Family teams with family when it comes to solute binding proteins and their ligands

Particular families of Solute Binding Proteins recognise certain families of ligands, a finding that could help narrow down the search for the ligand that matches an uncharacterised SBP.

That in turn will make it easier to pinpoint valuable SBP-ligand pairings that can be used for biotechnological exploitations, such as enzyme evolution or biosensor construction.

The discovery was made by researchers from the Estación Experimental del Zaidín in Granada, Spain, whose paper ‘Sensing preferences for prokaryotic solute binding protein families ’, was recently accepted by Microbial Biotechnology, an Applied Microbiology International publication.

Corresponding author Professor Tino Krell said they had found that the type of ligands recognized by Solute Binding Proteins (SBPs) is reflected in overall protein sequence similarities and have defined ligand profiles for many different SBP protein families.

Physiological importance

“Solute binding proteins are very abundant in microorganisms and are of central physiological relevance. SBPs present different solutes to transmembrane transporters to initiate compound uptake, activate different transmembrane signal transduction receptors and possess a number of additional, yet poorly understood functions,” he explained.

“SBPs are also of biotechnological relevance since they can serve as precursors for enzyme evolution and are used for biosensor construction.
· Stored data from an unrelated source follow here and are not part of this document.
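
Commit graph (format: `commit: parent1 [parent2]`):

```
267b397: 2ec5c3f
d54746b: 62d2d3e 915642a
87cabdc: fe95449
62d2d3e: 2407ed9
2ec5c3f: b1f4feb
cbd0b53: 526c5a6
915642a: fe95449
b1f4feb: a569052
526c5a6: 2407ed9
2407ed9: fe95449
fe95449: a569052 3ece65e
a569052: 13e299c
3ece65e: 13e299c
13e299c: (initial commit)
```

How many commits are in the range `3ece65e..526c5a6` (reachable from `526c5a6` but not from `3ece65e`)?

4

Reachable from 526c5a6: {13e299c, 2407ed9, 3ece65e, 526c5a6, a569052, fe95449}.
Reachable from 3ece65e: {13e299c, 3ece65e}.
In 526c5a6's history but not 3ece65e's: {2407ed9, 526c5a6, a569052, fe95449} — 4 commits.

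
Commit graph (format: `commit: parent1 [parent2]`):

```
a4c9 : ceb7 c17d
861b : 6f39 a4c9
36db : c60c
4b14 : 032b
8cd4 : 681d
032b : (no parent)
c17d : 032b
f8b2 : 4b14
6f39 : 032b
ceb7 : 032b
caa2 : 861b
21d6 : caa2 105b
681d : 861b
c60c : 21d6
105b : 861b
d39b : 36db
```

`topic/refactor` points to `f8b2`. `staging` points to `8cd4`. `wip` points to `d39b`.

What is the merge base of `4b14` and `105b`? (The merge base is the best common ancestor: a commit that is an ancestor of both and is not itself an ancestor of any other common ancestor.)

Ancestors of 4b14: {032b, 4b14}.
Ancestors of 105b: {032b, 105b, 6f39, 861b, a4c9, c17d, ceb7}.
Common ancestors: {032b}.
The only common ancestor is 032b, so it is the merge base.

032b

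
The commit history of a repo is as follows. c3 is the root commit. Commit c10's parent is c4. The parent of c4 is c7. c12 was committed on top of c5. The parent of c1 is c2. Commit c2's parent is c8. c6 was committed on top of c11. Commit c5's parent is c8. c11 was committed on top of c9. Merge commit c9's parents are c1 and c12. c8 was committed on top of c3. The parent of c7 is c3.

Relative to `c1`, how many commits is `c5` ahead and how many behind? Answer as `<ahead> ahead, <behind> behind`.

1 ahead, 2 behind

Reachable from c5: {c3, c5, c8}.
Reachable from c1: {c1, c2, c3, c8}.
Only in c5's history (ahead): {c5} — 1.
Only in c1's history (behind): {c1, c2} — 2.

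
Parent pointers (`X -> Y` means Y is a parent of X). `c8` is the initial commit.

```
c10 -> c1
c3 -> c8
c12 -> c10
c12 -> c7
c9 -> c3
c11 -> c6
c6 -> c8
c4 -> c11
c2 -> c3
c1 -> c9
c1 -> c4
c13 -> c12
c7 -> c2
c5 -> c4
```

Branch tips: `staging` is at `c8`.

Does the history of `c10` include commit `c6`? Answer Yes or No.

Ancestors of c10 (commits reachable by following parents): {c1, c10, c11, c3, c4, c6, c8, c9}.
c6 is in that set, so it is an ancestor of c10.

Yes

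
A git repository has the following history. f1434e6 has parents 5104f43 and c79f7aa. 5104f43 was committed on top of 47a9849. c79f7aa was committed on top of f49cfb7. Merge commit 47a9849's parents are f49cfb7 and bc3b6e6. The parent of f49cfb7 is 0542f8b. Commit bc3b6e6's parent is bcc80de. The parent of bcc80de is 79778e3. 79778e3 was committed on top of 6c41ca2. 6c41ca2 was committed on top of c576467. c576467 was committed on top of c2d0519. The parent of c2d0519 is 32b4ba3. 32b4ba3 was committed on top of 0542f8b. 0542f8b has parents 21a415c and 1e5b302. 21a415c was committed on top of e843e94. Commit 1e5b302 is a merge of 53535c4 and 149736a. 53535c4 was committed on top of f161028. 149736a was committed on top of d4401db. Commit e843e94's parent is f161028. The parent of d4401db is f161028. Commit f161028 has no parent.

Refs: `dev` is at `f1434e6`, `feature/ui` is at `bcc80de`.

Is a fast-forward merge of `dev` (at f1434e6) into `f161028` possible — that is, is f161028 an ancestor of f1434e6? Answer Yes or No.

Yes

A fast-forward from f161028 to f1434e6 is possible iff f161028 is an ancestor of f1434e6.
Ancestors of f1434e6: {0542f8b, 149736a, 1e5b302, 21a415c, 32b4ba3, 47a9849, 5104f43, 53535c4, 6c41ca2, 79778e3, bc3b6e6, bcc80de, c2d0519, c576467, c79f7aa, d4401db, e843e94, f1434e6, f161028, f49cfb7}.
f161028 is among them, so fast-forward is possible.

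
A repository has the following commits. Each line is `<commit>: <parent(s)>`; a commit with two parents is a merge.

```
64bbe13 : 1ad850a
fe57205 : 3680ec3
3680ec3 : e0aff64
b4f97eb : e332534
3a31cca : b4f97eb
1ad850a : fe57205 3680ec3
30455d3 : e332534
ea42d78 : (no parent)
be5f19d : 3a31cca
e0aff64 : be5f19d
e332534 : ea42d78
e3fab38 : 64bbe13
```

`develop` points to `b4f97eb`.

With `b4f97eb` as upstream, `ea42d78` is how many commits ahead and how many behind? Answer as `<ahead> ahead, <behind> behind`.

Reachable from ea42d78: {ea42d78}.
Reachable from b4f97eb: {b4f97eb, e332534, ea42d78}.
Only in ea42d78's history (ahead): {} — 0.
Only in b4f97eb's history (behind): {b4f97eb, e332534} — 2.

0 ahead, 2 behind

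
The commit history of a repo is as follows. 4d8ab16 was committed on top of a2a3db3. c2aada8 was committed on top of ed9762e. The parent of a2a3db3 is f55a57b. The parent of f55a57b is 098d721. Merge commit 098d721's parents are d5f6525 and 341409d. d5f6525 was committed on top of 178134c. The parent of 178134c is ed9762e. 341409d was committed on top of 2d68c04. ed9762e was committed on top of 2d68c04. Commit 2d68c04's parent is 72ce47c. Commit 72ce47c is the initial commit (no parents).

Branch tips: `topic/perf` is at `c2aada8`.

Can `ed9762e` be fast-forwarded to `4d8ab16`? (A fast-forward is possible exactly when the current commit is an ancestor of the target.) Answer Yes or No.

Yes

A fast-forward from ed9762e to 4d8ab16 is possible iff ed9762e is an ancestor of 4d8ab16.
Ancestors of 4d8ab16: {098d721, 178134c, 2d68c04, 341409d, 4d8ab16, 72ce47c, a2a3db3, d5f6525, ed9762e, f55a57b}.
ed9762e is among them, so fast-forward is possible.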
The action of SBPs is basically linked with any physiological feature of microorganisms, including mechanisms resulting in bacterial virulence.

“SBPs form a superfamily composed of at least 33 individual protein families (according to the Pfam database that uses sequence similarity as a means to classify proteins). The type of ligands recognized by SBPs is almost unlimited and includes for example amino- and organic acids, peptides, sugars, polyamines, quaternary amines, purines, metal ions, oxoanions, vitamins, quorum sensing signals and different siderophores.

“We wanted to find out whether the type of ligand recognized is reflected in overall SBP sequence similarity, or, in other words, whether members of a given SBP family bind specifically members of a given ligand family.”

Scouring the library

The team started by manually inspecting the totality of the three dimensional structures of SBPs deposited in the protein data bank and retrieved the ligands bound. Proteins were then classified according to their Pfam family and annotated with the corresponding ligand.

“This analysis showed that most SBP families recognized ligands that belong to a given ligand family. For example, we identified three families that each bound preferentially amino acids or sugars,” Professor Krell said.

“Other families were found to recognize preferentially purines, quaternary amines, iron and iron chelating compounds, oxoanions, bivalent metal ions or phosphates. This implies that ligand specificity is reflected in overall sequence similarity of SBPs.

“This is in contrast to the many sensor domains of bacterial receptors, for which ligand specificity is reflected in overall domain sequence similarity in only few cases.”

Just the right ligand

This find will help with one of the major challenges facing the team - that while SBPs can be easily identified using sequence analysis, the cognate ligands have only been determined experimentally for a small fraction of SBPs.

SBPs are of central physiological relevance and biotechnological relevance, and identifying the ligands recognized by SBPs is of crucial importance, not only for the basic research to understand bacterial physiology, but also for their biotechnological exploitation such as for enzyme evolution or biosensor construction, Professor Krell said.

“Our discovery that many SBP families are characterised by a specificity for ligands of a given family will permit us to rationally orient efforts to experimentally identify the ligand of an uncharacterised SBP,” he said.

“In other words, ligands of sensor proteins are frequently identified by high-throughput screening of compound libraries. Our discovery permits us to narrow down the compounds to be screened to a given family, which in turn will facilitate and accelerate the experimental identification of SBP ligands.”

This research was led by Prof. Tino Krell of the Estación Experimental dl Zaidín in Granada (Spain) and supported by grants from the Spanish Ministry for Science and Innovation, the Andalusian regional government Junta de Andalucía and the European Union.

‘Sensing preferences for prokaryotic solute binding protein families ’, was published by Microbial Biotechnology, an Applied Microbiology International publication.